Yes, the pun is intended. With the release of the first PHP5.5 alpha support for the finally keyword is now supported. Earlier I wrote that I think PHP has a lot of catching up to do compared with other languages like Python, Java and C#. Now it looks like that is going to happen with the new coming release of PHP 5.4.

Finally keyword

There is not much to explain 🙂 Everyone who has experience in Java or other bug OO languages already know what is does.

try {
    // Do something
} catch(Exception $e) { 
    // Catch the exception that happens
} finally { 
    // Always execute after handling the exception or when no exception has occured
}

Yield keyword and generators

To explain the need for generators I’ve modified the Python example to PHP. Suppose we want to make a list of numbers where we want to iterate through. The following function could be an (naive) implementation.

function gen($n) {
  $result = array();
  $num = 0;
  while ($num < $n) {
    $result[] = $num;
    $num += 1;
  }
  return $result;
}

This code builds an array with a list of numbers from 0 to $n. The function returns the array and that array can be used in an foreach. It works but when using large numbers for $n the memory usage also increases. For $n = 100000 I have recorded a memory usage of 14mb. And for $n = 1000000 I get an “allowed memory size of 134217728 bytes exhausted”. This is because we store all numbers in memory and after that is done we start using the numbers.

With generators we can create a better and memory friendly solution to this problem.
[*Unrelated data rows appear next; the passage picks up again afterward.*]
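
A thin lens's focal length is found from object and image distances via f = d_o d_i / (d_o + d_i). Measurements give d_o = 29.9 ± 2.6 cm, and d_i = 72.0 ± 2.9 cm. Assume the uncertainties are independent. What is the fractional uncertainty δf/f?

∂f/∂d_o = (d_i/(d_o+d_i))² = 0.499;  ∂f/∂d_i = (d_o/(d_o+d_i))² = 0.0861
δf = √((∂f/∂d_o · δd_o)² + (∂f/∂d_i · δd_i)²) = √(1.68 + 0.0623) = 1.32 cm
f = 21.1 cm, so δf/f = 1.32/21.1 = 0.0626.

0.0626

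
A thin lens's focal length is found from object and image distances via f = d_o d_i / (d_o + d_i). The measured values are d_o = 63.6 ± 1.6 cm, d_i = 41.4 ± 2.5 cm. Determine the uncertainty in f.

∂f/∂d_o = (d_i/(d_o+d_i))² = 0.155;  ∂f/∂d_i = (d_o/(d_o+d_i))² = 0.367
δf = √((∂f/∂d_o · δd_o)² + (∂f/∂d_i · δd_i)²) = √(0.0619 + 0.841) = 0.950 cm

0.950 cm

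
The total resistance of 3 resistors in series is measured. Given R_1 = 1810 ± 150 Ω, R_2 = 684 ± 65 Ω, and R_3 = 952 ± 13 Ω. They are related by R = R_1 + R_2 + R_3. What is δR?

Each term contributes (cᵢ δxᵢ)² to (δR)²:
  (δR_1)² = 22500;  (δR_2)² = 4220;  (δR_3)² = 169
δR = √(26900) = 164 Ω

164 Ω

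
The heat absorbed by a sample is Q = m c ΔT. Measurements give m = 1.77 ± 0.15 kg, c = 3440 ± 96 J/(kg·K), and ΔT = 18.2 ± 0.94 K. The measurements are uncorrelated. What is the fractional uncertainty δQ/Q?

Since Q is a product/quotient, work with relative uncertainties:
  (1·δm/m)² = (1×0.0847)² = 0.00718;  (1·δc/c)² = (1×0.0279)² = 0.000779;  (1·δΔT/ΔT)² = (1×0.0516)² = 0.00267
δQ/Q = √(0.0106) = 0.103

0.103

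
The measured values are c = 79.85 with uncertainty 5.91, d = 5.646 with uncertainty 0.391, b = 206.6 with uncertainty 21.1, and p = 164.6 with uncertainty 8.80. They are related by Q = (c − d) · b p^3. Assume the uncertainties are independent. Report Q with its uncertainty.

Let u = c − d = 74.20. δu = √(δc² + δd²) = √(34.9 + 0.153) = 5.92, so δu/u = 0.0798.
Q is then a monomial in u, b, p:
δQ/Q = √((δu/u)² + (1·δb/b)² + (3·δp/p)²) = √(0.00637 + 0.0104 + 0.0257) = 0.206
Q = 6.837e+10, so δQ = 0.206 × 6.837e+10 = 1.41e+10.

(6.837 ± 1.41) × 10^10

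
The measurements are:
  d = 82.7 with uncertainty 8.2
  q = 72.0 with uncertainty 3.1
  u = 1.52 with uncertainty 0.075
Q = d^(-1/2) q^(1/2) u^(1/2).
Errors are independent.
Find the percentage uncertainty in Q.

5.94%

Products/powers → add relative errors in quadrature, weighted by exponent:
  (−½·δd/d)² = (-0.5×0.0992)² = 0.00246;  (½·δq/q)² = (0.5×0.0431)² = 0.000463;  (½·δu/u)² = (0.5×0.0493)² = 0.000609
δQ/Q = √(0.00353) = 0.0594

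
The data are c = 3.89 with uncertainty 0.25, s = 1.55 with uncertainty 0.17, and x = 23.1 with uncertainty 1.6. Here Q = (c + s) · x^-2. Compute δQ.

0.00152

Let u = c + s = 5.44. δu = √(δc² + δs²) = √(0.0625 + 0.0289) = 0.302, so δu/u = 0.0556.
Q is then a monomial in u, x:
δQ/Q = √((δu/u)² + (-2·δx/x)²) = √(0.00309 + 0.0192) = 0.149
Q = 0.0102, so δQ = 0.149 × 0.0102 = 0.00152.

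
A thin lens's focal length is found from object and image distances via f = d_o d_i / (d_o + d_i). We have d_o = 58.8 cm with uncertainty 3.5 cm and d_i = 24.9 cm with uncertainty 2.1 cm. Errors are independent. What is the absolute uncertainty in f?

1.08 cm

∂f/∂d_o = (d_i/(d_o+d_i))² = 0.0885;  ∂f/∂d_i = (d_o/(d_o+d_i))² = 0.494
δf = √((∂f/∂d_o · δd_o)² + (∂f/∂d_i · δd_i)²) = √(0.0959 + 1.07) = 1.08 cm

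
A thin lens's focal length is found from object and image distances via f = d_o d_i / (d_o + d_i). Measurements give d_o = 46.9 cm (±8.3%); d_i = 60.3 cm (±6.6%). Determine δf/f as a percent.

∂f/∂d_o = (d_i/(d_o+d_i))² = 0.316;  ∂f/∂d_i = (d_o/(d_o+d_i))² = 0.191
δf = √((∂f/∂d_o · δd_o)² + (∂f/∂d_i · δd_i)²) = √(1.52 + 0.580) = 1.45 cm
f = 26.4 cm, so δf/f = 1.45/26.4 = 0.0549.

5.49%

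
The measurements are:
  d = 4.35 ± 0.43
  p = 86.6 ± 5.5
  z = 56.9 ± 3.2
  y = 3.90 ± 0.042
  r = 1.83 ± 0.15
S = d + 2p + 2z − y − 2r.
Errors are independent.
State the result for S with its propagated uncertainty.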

The structure is still the same but instead of filling the array we use the new keyword yield to use the numbers directly.

function gen($n) {
  $num = 0;
  while ($num < $n) {
    yield $num;
    $num += 1;
  }
}

In this foreach we can use the generator.

foreach(gen(10000000) as $key => $val) {
        echo $key . "n";
}

When using a generator in this example the memory usage decreases because PHP don’t stores the whole array into memory but uses a value en then returns the allocated memory because the value is not needed anymore or reuses it for another value. So it is a very nice addition to PHP and could be very usable when iterating through large datasets and avoid writing the same iterator class every time.

Those two changes are the largest and most important additions to PHP 5.5 in my opinion but there is more to come as PHP 5.5 has only it’s first alpha release.